MAO-B inhibitors are one option for the early treatment of PD although they have weaker symptomatic effects than levodopa and dopamine agonists. They may reduce the rate of motor fluctuations compared with initial levodopa therapy and may have fewer significant adverse effects than the older agonists but data are too few to provide reliable conclusions.
It has been postulated that monoamine oxidase B (MAO-B) inhibitors alter disease progression in Parkinson's disease (PD) but trials have produced conflicting results.
To assess the effectiveness and safety of long-term use of MAO-B inhibitors compared with other dopaminergic agents in early PD.

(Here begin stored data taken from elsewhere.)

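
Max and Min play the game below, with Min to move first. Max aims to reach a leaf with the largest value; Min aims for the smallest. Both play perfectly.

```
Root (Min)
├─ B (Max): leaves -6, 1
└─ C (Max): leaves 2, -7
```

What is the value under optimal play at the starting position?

B (Max): max(-6, 1) = 1
C (Max): max(2, -7) = 2
Root (Min): min(1, 2) = 1

1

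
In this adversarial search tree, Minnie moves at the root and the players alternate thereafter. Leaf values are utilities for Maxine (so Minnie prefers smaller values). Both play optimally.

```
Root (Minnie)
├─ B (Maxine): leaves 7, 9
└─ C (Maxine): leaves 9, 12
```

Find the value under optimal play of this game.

9

B (Maxine): max(7, 9) = 9
C (Maxine): max(9, 12) = 12
Root (Minnie): min(9, 12) = 9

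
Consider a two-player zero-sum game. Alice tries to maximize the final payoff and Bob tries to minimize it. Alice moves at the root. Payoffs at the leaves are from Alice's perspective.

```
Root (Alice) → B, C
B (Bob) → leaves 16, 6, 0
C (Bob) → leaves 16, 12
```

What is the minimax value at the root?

B (Bob): min(16, 6, 0) = 0
C (Bob): min(16, 12) = 12
Root (Alice): max(0, 12) = 12

12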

We searched several electronic databases including: the Cochrane Central Register of Controlled Trials (The Cochrane Library Issue 1, 2009), MEDLINE (January 1950 to February 2009) and EMBASE (January 1980 to February 2009). We also handsearched neurology and movement disorders conference proceedings, checked reference lists of relevant studies and contacted other researchers.

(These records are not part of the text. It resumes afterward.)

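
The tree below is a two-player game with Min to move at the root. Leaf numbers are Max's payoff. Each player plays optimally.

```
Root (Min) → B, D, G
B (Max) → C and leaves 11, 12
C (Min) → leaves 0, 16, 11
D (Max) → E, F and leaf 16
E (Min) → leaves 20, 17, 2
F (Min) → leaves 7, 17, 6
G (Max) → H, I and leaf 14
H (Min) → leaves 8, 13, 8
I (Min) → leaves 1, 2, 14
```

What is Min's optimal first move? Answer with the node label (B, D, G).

C (Min): min(0, 16, 11) = 0
B (Max): max(0, 11, 12) = 12
E (Min): min(20, 17, 2) = 2
F (Min): min(7, 17, 6) = 6
D (Max): max(2, 6, 16) = 16
H (Min): min(8, 13, 8) = 8
I (Min): min(1, 2, 14) = 1
G (Max): max(8, 1, 14) = 14
Root (Min): min(12, 16, 14) = 12
Min picks the child with the lowest value: B (value 12).

B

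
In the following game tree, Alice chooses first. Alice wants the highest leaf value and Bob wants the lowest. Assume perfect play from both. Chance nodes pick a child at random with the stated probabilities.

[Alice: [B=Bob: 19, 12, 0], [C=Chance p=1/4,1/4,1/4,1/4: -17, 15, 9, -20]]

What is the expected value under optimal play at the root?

B (Bob): min(19, 12, 0) = 0
C (Chance): 1/4·-17 + 1/4·15 + 1/4·9 + 1/4·-20 = -3.25
Root (Alice): max(0, -3.25) = 0

0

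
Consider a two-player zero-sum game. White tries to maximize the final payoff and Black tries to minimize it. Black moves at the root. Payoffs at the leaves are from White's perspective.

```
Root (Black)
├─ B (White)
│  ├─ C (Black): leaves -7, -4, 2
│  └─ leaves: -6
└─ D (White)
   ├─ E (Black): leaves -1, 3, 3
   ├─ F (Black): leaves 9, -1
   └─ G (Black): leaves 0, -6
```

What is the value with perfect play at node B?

-6

C: min(-7, -4, 2) = -7
B: max(-7, -6) = -6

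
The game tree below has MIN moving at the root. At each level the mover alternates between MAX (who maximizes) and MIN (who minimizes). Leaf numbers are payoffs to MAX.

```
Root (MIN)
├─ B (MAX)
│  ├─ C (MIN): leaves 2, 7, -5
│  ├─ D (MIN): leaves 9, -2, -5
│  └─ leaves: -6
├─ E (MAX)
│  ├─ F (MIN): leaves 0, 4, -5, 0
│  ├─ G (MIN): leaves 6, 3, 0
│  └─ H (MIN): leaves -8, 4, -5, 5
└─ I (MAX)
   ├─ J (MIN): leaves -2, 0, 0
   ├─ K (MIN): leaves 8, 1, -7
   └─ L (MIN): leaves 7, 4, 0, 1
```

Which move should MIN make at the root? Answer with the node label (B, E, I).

B

C (MIN): min(2, 7, -5) = -5
D (MIN): min(9, -2, -5) = -5
B (MAX): max(-5, -5, -6) = -5
F (MIN): min(0, 4, -5, 0) = -5
G (MIN): min(6, 3, 0) = 0
H (MIN): min(-8, 4, -5, 5) = -8
E (MAX): max(-5, 0, -8) = 0
J (MIN): min(-2, 0, 0) = -2
K (MIN): min(8, 1, -7) = -7
L (MIN): min(7, 4, 0, 1) = 0
I (MAX): max(-2, -7, 0) = 0
Root (MIN): min(-5, 0, 0) = -5
MIN picks the child with the lowest value: B (value -5).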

We included all randomised controlled trials that compared a MAO-B inhibitor with other dopaminergic agents (presently levodopa or dopamine agonists) in patients with early PD, where treatment and follow up lasted at least one year.

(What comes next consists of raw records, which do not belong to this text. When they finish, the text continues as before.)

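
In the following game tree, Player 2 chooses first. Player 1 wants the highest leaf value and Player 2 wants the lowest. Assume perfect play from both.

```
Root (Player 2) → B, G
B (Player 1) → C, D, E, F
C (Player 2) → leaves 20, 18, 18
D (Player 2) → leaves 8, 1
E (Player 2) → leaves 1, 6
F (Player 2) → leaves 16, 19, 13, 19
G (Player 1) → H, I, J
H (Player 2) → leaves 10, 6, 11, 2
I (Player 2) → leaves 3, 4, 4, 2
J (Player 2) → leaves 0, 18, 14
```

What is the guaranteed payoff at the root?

2

C (Player 2): min(20, 18, 18) = 18
D (Player 2): min(8, 1) = 1
E (Player 2): min(1, 6) = 1
F (Player 2): min(16, 19, 13, 19) = 13
B (Player 1): max(18, 1, 1, 13) = 18
H (Player 2): min(10, 6, 11, 2) = 2
I (Player 2): min(3, 4, 4, 2) = 2
J (Player 2): min(0, 18, 14) = 0
G (Player 1): max(2, 2, 0) = 2
Root (Player 2): min(18, 2) = 2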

Two reviewers independently selected trials for inclusion, assessed the methodological quality, and extracted the data. Additional data were provided by the original authors. Random-effects models were used to analyse results, where appropriate.
Only two eligible trials were included (593 patients), both of reasonable quality although one was unblinded. Both trials compared selegiline with a dopamine agonist, whilst one also compared selegiline with levodopa. MAO-B inhibitors were not associated with a significant increase or decrease in deaths compared with levodopa (odds ratio (OR) 0.96; 95% confidence interval (CI) 0.52 to 1.76) or dopamine agonists (OR 1.30; 95% CI 0.69 to 2.45). Those receiving MAO-B inhibitors were more likely to require add-on therapy during follow-up than those receiving levodopa (OR 12.02; 95% CI 6.78 to 21.31) or dopamine agonist (OR 2.00; 95% CI 1.05 to 3.81). There was a reduction in motor fluctuations with MAO-B inhibitors compared with levodopa (OR 0.55; 95% CI 0.32 to 0.94) but not dopamine agonists (OR 1.15; 95% CI 0.65 to 2.05). Withdrawals due to adverse events were less common with MAO-B inhibitors than with dopamine agonists (OR 0.11; 95% CI 0.01 to 0.99).